Encuadrado dentro de la contracultura propia de los setenta, utiliza todas las armas a su alcance para ridiculizar toda la cínica corrección política y moral de las clases más altas del Reino Unido como el expresionismo o elementos alegóricos y no cabe duda de que la alucinación es un invitado a la proyección. Sin ella, no podríamos resistir las dos horas y media que dura el proceso.
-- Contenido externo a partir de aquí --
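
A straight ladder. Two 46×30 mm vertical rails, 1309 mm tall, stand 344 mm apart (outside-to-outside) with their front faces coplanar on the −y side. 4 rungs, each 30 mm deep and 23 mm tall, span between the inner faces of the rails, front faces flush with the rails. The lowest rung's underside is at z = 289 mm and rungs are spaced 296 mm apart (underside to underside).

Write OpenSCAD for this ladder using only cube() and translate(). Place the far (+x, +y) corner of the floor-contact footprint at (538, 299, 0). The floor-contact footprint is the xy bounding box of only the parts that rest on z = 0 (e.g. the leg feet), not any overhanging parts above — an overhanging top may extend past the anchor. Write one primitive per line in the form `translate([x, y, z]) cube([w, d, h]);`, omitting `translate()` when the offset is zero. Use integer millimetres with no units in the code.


// rung span = 344 - 2*46 = 252
// rung[k] z = 289 + k*296
translate([194, 269, 0]) cube([46, 30, 1309]);
translate([492, 269, 0]) cube([46, 30, 1309]);
translate([240, 269, 289]) cube([252, 30, 23]);
translate([240, 269, 585]) cube([252, 30, 23]);
translate([240, 269, 881]) cube([252, 30, 23]);
translate([240, 269, 1177]) cube([252, 30, 23]);


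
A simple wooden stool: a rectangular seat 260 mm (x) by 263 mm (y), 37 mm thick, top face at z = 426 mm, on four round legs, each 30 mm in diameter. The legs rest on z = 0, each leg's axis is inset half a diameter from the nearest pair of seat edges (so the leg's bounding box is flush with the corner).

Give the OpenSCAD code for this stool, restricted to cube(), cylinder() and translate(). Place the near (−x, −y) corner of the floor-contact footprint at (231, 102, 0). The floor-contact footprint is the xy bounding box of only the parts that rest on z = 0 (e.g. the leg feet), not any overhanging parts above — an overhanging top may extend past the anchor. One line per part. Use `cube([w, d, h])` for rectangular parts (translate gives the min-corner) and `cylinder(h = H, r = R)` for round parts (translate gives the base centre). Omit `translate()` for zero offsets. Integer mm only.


translate([231, 102, 389]) cube([260, 263, 37]);
translate([246, 117, 0]) cylinder(h = 389, r = 15);
translate([476, 117, 0]) cylinder(h = 389, r = 15);
translate([246, 350, 0]) cylinder(h = 389, r = 15);
translate([476, 350, 0]) cylinder(h = 389, r = 15);


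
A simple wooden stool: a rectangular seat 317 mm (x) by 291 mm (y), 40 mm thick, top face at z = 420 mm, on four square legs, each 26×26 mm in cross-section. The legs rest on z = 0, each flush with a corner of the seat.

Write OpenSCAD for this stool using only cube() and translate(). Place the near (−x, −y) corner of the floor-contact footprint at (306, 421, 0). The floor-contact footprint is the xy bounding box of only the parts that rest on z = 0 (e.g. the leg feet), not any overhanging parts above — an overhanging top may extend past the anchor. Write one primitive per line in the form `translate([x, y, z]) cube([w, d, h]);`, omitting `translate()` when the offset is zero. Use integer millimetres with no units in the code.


// leg_h = 420 - 40 = 380
translate([306, 421, 380]) cube([317, 291, 40]);
translate([306, 421, 0]) cube([26, 26, 380]);
translate([597, 421, 0]) cube([26, 26, 380]);
translate([306, 686, 0]) cube([26, 26, 380]);
translate([597, 686, 0]) cube([26, 26, 380]);


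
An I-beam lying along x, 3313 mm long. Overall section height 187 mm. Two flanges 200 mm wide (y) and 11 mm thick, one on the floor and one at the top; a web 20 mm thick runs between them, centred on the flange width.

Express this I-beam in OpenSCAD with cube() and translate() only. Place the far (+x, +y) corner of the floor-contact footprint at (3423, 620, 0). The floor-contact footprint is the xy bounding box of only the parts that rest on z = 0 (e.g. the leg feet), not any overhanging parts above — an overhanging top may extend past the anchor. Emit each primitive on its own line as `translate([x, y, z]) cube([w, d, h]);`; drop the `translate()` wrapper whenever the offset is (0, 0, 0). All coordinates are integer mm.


translate([110, 420, 0]) cube([3313, 200, 11]);
translate([110, 510, 11]) cube([3313, 20, 165]);
translate([110, 420, 176]) cube([3313, 200, 11]);


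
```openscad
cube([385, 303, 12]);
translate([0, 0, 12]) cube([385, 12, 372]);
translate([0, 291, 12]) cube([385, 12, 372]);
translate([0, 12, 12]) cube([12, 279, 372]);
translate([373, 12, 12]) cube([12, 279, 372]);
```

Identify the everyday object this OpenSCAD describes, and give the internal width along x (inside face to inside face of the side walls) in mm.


An open box. The internal width is 361 mm.

A 385×303 base slab with four walls standing on it — an open box. The base is 385 mm wide and the walls are 12 mm thick, so the internal width is 385 − 2 × 12 = 361 mm.


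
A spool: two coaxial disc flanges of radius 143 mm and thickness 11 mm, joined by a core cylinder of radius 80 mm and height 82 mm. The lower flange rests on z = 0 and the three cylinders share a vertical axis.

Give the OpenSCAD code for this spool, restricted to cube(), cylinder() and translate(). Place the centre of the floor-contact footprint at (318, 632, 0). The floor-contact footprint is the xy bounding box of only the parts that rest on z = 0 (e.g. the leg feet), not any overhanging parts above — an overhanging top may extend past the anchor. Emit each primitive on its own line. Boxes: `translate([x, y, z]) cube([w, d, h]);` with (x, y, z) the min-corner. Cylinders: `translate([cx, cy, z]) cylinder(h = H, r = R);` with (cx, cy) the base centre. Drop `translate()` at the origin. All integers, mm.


translate([318, 632, 0]) cylinder(h = 11, r = 143);
translate([318, 632, 11]) cylinder(h = 82, r = 80);
translate([318, 632, 93]) cylinder(h = 11, r = 143);


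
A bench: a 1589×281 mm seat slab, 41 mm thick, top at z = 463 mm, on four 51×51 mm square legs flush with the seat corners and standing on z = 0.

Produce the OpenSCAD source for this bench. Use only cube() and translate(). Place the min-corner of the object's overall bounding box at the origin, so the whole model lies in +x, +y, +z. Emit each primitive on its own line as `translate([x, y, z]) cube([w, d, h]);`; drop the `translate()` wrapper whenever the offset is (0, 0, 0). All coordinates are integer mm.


translate([0, 0, 422]) cube([1589, 281, 41]);
cube([51, 51, 422]);
translate([0, 230, 0]) cube([51, 51, 422]);
translate([1538, 0, 0]) cube([51, 51, 422]);
translate([1538, 230, 0]) cube([51, 51, 422]);


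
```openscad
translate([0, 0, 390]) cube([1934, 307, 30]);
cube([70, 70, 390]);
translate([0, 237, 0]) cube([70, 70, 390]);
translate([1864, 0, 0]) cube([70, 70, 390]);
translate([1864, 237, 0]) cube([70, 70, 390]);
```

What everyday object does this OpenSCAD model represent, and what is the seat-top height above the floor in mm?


A bench. The seat-top height is 420 mm.

A long slab on four corner posts — a bench. The slab sits at z = 390 with thickness 30, so the top is 390 + 30 = 420 mm.


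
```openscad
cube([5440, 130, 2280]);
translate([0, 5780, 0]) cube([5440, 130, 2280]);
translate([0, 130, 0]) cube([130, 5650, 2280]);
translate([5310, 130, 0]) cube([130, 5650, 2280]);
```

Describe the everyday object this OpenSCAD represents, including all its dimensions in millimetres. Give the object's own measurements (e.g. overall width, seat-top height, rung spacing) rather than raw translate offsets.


The wall frame of a small rectangular building: four walls, each 2280 mm tall and 130 mm thick, enclosing a footprint 5440 mm (x) by 5910 mm (y) outside-to-outside, with no floor or roof. The front and back walls (the −y and +y sides) span the full width; the two side walls fit between them.


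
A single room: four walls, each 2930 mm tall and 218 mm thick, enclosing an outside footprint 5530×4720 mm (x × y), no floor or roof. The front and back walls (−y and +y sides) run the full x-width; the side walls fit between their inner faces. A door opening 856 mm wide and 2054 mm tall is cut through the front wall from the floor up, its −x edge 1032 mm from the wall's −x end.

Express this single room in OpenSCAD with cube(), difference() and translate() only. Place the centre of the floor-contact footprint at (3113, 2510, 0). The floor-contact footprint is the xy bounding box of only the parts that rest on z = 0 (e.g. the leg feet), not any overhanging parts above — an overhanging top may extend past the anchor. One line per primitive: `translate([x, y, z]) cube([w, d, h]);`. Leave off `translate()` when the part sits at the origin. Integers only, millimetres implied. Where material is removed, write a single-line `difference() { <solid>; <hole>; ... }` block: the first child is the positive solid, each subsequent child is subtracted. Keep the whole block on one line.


difference() { translate([348, 150, 0]) cube([5530, 218, 2930]); translate([1380, 150, 0]) cube([856, 218, 2054]); }
translate([348, 4652, 0]) cube([5530, 218, 2930]);
translate([348, 368, 0]) cube([218, 4284, 2930]);
translate([5660, 368, 0]) cube([218, 4284, 2930]);


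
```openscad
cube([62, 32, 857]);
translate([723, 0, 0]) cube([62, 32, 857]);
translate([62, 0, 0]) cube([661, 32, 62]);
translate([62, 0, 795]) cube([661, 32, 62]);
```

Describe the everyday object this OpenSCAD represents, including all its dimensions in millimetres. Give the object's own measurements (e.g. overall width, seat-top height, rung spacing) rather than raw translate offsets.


A rectangular picture frame lying in the x–z plane (depth along y). The opening is 661 mm wide (x) by 733 mm tall (z), surrounded by a border 62 mm wide on all four sides. The frame is 32 mm deep and is made of two full-height vertical stiles with two horizontal rails fitted between them.


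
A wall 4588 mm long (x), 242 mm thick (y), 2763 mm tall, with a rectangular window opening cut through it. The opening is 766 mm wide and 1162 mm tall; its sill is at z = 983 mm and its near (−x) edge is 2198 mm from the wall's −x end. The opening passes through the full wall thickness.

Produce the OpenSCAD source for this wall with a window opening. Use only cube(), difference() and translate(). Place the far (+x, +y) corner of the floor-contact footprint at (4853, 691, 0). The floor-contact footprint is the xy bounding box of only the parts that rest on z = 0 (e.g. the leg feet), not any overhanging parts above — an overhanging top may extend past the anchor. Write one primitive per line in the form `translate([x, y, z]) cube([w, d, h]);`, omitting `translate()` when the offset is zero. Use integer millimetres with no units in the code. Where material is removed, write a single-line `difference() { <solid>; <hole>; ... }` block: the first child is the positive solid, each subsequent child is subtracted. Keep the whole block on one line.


difference() { translate([265, 449, 0]) cube([4588, 242, 2763]); translate([2463, 449, 983]) cube([766, 242, 1162]); }


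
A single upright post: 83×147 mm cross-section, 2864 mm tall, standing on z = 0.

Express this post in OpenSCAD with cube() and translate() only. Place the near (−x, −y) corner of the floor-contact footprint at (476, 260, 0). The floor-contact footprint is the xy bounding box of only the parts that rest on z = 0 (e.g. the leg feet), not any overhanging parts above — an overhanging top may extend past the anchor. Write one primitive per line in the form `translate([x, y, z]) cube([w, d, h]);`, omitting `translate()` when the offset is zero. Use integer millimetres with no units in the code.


translate([476, 260, 0]) cube([83, 147, 2864]);


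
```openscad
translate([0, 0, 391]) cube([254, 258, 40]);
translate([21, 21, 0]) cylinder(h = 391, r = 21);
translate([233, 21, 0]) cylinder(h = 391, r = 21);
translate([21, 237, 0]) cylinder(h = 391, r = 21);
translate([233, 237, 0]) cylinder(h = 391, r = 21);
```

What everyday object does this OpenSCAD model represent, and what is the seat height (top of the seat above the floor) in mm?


A stool. The seat height is 431 mm.

A 254×258×40 slab at z = 391 on four corner cylinders — a stool. The seat top is 391 + 40 = 431 mm.


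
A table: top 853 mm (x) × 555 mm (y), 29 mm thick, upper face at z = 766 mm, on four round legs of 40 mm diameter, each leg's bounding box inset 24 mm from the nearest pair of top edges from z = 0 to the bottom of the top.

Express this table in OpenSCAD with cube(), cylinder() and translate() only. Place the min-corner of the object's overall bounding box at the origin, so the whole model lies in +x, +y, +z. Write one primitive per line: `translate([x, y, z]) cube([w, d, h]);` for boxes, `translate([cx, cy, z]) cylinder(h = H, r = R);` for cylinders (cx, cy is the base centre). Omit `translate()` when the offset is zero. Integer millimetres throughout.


translate([0, 0, 737]) cube([853, 555, 29]);
translate([44, 44, 0]) cylinder(h = 737, r = 20);
translate([809, 44, 0]) cylinder(h = 737, r = 20);
translate([44, 511, 0]) cylinder(h = 737, r = 20);
translate([809, 511, 0]) cylinder(h = 737, r = 20);


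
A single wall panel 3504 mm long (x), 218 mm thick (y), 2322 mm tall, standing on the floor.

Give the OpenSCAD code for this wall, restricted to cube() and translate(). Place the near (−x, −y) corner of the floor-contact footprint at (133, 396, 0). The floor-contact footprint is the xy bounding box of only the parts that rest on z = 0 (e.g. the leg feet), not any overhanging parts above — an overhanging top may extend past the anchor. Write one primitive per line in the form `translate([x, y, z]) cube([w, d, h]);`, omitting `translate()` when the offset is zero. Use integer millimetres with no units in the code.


translate([133, 396, 0]) cube([3504, 218, 2322]);


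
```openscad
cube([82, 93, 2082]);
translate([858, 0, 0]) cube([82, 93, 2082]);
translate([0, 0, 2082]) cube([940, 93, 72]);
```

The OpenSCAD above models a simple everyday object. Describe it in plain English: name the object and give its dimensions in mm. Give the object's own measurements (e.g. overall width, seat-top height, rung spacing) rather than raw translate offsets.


A door frame. The clear opening is 776 mm wide and 2082 mm high. Two 82 mm wide jambs, 93 mm deep, stand either side of the opening from the floor to the top of the opening. A 72 mm thick head sits across the top of both jambs, spanning the full outside width of the frame.


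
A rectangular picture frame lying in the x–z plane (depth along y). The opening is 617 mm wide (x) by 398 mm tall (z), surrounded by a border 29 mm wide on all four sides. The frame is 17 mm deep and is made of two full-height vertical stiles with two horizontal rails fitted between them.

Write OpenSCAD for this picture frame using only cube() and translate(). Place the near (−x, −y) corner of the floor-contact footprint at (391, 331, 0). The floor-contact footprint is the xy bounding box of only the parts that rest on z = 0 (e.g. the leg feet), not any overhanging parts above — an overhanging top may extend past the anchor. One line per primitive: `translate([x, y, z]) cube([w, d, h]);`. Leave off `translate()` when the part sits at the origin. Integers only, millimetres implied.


translate([391, 331, 0]) cube([29, 17, 456]);
translate([1037, 331, 0]) cube([29, 17, 456]);
translate([420, 331, 0]) cube([617, 17, 29]);
translate([420, 331, 427]) cube([617, 17, 29]);


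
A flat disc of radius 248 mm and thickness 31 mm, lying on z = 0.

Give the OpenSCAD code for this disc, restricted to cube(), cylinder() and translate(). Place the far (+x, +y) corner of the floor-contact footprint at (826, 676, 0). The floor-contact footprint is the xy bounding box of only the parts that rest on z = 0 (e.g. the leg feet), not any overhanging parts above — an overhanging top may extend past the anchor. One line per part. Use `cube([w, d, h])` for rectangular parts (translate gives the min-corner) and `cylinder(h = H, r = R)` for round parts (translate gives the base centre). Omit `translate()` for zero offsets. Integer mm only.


translate([578, 428, 0]) cylinder(h = 31, r = 248);


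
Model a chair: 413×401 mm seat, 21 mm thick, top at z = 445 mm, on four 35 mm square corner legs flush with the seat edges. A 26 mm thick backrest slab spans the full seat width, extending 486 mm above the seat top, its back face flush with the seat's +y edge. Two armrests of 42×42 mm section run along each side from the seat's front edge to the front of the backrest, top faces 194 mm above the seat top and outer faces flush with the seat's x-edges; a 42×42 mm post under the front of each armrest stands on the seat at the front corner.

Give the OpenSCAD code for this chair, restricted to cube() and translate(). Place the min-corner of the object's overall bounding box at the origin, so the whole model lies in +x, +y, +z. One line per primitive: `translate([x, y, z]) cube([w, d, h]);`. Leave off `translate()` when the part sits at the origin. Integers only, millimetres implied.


translate([0, 0, 424]) cube([413, 401, 21]);
cube([35, 35, 424]);
translate([378, 0, 0]) cube([35, 35, 424]);
translate([0, 366, 0]) cube([35, 35, 424]);
translate([378, 366, 0]) cube([35, 35, 424]);
translate([0, 375, 445]) cube([413, 26, 486]);
translate([0, 0, 597]) cube([42, 375, 42]);
translate([371, 0, 597]) cube([42, 375, 42]);
translate([0, 0, 445]) cube([42, 42, 152]);
translate([371, 0, 445]) cube([42, 42, 152]);


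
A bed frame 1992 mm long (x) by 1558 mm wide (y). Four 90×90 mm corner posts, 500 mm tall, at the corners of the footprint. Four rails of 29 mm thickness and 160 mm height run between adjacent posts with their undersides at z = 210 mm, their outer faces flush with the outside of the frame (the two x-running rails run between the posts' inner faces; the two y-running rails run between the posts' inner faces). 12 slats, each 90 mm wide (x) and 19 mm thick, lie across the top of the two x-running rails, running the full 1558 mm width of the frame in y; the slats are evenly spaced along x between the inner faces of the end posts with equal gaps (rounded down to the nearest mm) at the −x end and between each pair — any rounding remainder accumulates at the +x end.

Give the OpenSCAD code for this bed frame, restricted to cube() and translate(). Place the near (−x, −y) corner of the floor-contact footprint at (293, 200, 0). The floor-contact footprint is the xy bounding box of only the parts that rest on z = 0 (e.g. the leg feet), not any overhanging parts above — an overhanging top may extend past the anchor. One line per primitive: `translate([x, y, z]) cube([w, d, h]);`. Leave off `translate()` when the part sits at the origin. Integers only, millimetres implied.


translate([293, 200, 0]) cube([90, 90, 500]);
translate([293, 1668, 0]) cube([90, 90, 500]);
translate([2195, 200, 0]) cube([90, 90, 500]);
translate([2195, 1668, 0]) cube([90, 90, 500]);
translate([383, 200, 210]) cube([1812, 29, 160]);
translate([383, 1729, 210]) cube([1812, 29, 160]);
translate([293, 290, 210]) cube([29, 1378, 160]);
translate([2256, 290, 210]) cube([29, 1378, 160]);
translate([439, 200, 370]) cube([90, 1558, 19]);
translate([585, 200, 370]) cube([90, 1558, 19]);
translate([731, 200, 370]) cube([90, 1558, 19]);
translate([877, 200, 370]) cube([90, 1558, 19]);
translate([1023, 200, 370]) cube([90, 1558, 19]);
translate([1169, 200, 370]) cube([90, 1558, 19]);
translate([1315, 200, 370]) cube([90, 1558, 19]);
translate([1461, 200, 370]) cube([90, 1558, 19]);
translate([1607, 200, 370]) cube([90, 1558, 19]);
translate([1753, 200, 370]) cube([90, 1558, 19]);
translate([1899, 200, 370]) cube([90, 1558, 19]);
translate([2045, 200, 370]) cube([90, 1558, 19]);


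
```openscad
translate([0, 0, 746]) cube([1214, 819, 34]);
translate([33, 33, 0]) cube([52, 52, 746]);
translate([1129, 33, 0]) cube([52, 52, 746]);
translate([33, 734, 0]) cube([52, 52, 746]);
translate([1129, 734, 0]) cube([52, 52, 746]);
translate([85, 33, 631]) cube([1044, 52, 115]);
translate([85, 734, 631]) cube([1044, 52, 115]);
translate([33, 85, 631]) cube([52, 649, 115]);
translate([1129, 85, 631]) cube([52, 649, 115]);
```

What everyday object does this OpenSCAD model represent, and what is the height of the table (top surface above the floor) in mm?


A table. The table height is 780 mm.

A 1214×819×34 slab sits at z = 746 on four 52 mm square posts — a table. The top surface is at 746 + 34 = 780 mm.


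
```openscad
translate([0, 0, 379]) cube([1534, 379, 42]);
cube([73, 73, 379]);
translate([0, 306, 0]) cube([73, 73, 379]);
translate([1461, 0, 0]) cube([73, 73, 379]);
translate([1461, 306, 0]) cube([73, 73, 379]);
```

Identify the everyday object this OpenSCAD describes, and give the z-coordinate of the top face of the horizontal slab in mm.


A bench. The seat-top height is 421 mm.

A long slab on four corner posts — a bench. The slab sits at z = 379 with thickness 42, so the top is 379 + 42 = 421 mm.


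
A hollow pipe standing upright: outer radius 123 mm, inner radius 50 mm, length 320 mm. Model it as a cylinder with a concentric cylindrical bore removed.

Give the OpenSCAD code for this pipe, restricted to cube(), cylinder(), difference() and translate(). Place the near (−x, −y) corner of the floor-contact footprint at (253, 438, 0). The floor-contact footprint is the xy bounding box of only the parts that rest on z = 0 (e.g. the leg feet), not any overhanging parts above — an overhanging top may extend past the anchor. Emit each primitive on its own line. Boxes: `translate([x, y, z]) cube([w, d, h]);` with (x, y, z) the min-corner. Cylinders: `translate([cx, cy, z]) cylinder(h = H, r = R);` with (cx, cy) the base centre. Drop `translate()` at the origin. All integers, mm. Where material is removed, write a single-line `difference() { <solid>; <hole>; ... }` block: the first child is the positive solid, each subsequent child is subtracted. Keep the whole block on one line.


difference() { translate([376, 561, 0]) cylinder(h = 320, r = 123); translate([376, 561, 0]) cylinder(h = 320, r = 50); }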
Mientras tanto, habrá que caer en los brazos de ese maníaco que enloquece mientras suelta sin parar referencias o citas textuales de William Shakespeare, que se cura y recae en algo peor, que tiene un mayordomo sospechosamente comunista y, finalmente, resbala por la pendiente de la violencia más brutal y el asesinato. Al fin y al cabo, él forma parte de la clase dirigente y puede hacer lo que se le antoje. Ni siquiera le van a mirar mal. Como mucho pondrán muecas de escándalo o censurarán su comportamiento con susurros silabeantes a la hora del té. Todo para hacer pensar que quizá sea necesario revisar nuestro sistema de creencias al completo mientras se habla del castigo al capitalismo, mientras se plantean las relaciones entre patrones y empleados, mientras se pone en cuestión todo lo relativo a la gobernabilidad y a la influencia. ¿Quién quiere ser el próximo?